The appraiser, in a special report to the collector, states that the shells have been polished, but the examiner, at the hearing before the Board, testified that the polishing referred to was done in an acid bath in the process of cleaning and not by abrasion.
Except for the holes pierced therein, these shells would seem to be identical with those covered by decision of the circuit court of appeals for the second circuit in the case of Schoeneman v. United States (119 Fed. Rep., 584), and we do not regard the punching of a hole — probably with an awl — in each shell as a process of cutting or manufacture sufficient to differentiate them from the shells passed upon in the Schoeneman case (supra), and on the authority of the judicial decision in that case, we sustain the claim in the protest that the merchandise is entitled to free entry under paragraph 635 of the tariff act of 1897.
The collector’s decision in assessing duty on said merchandise at 35 per cent ad valorem under paragraph 450 is reversed.
Both of those decisions were specifically called to the attention of the Congress as appears in the Notes on Tariff Revision Prepared For The Use of the Committee on Ways and Means, House of Representatives, 1908, at page 768. Congress, however, did not see fit to change the language in paragraph 635 of the tariff act of 1897 and it has remained the same since then in the various tariff acts, including the present one. That, therefore, in our opinion, constitutes legislative approval of judicial interpretation.
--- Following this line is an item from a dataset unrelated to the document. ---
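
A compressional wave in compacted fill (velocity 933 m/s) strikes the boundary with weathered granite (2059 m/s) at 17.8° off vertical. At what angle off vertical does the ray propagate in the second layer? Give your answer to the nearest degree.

Snell's law: sin θ₂ = (V₂/V₁)·sin θ₁ = (2059/933)·sin 17.8° = 0.6746.
θ₂ = sin⁻¹(0.6746) = 42.43° (from vertical).

42°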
Furthermore, during the course of the trial of this case, counsel for the Government in answer to a question from the bench asking if the Government contended that the punching of the shells is a manufacturing operation which advances the merchandise in value from its natural state, said that he would “not go that far,” but it was the position of the Government that the stringing and punching advanced the merchandise from its natural state, and therefore removed it from the free paragraph. Apparently counsel for the Government conceded that the punching of the shells did not advance them in value from the natural state. Therefore, we must conclude, in accordance with his statement, that the mere stringing of the shells was sufficient to render the merchandise properly dutiable. Such conclusion, in our opinion, as far as this case is concerned, would be absurd.
Since the dyeing of some of the shells does not give them any difference in value from the undyed shells, the dyed shells must be considered in the same light as similar shells not dyed.
We can find no error in the judgment appealed from, and therefore it is hereby affirmed.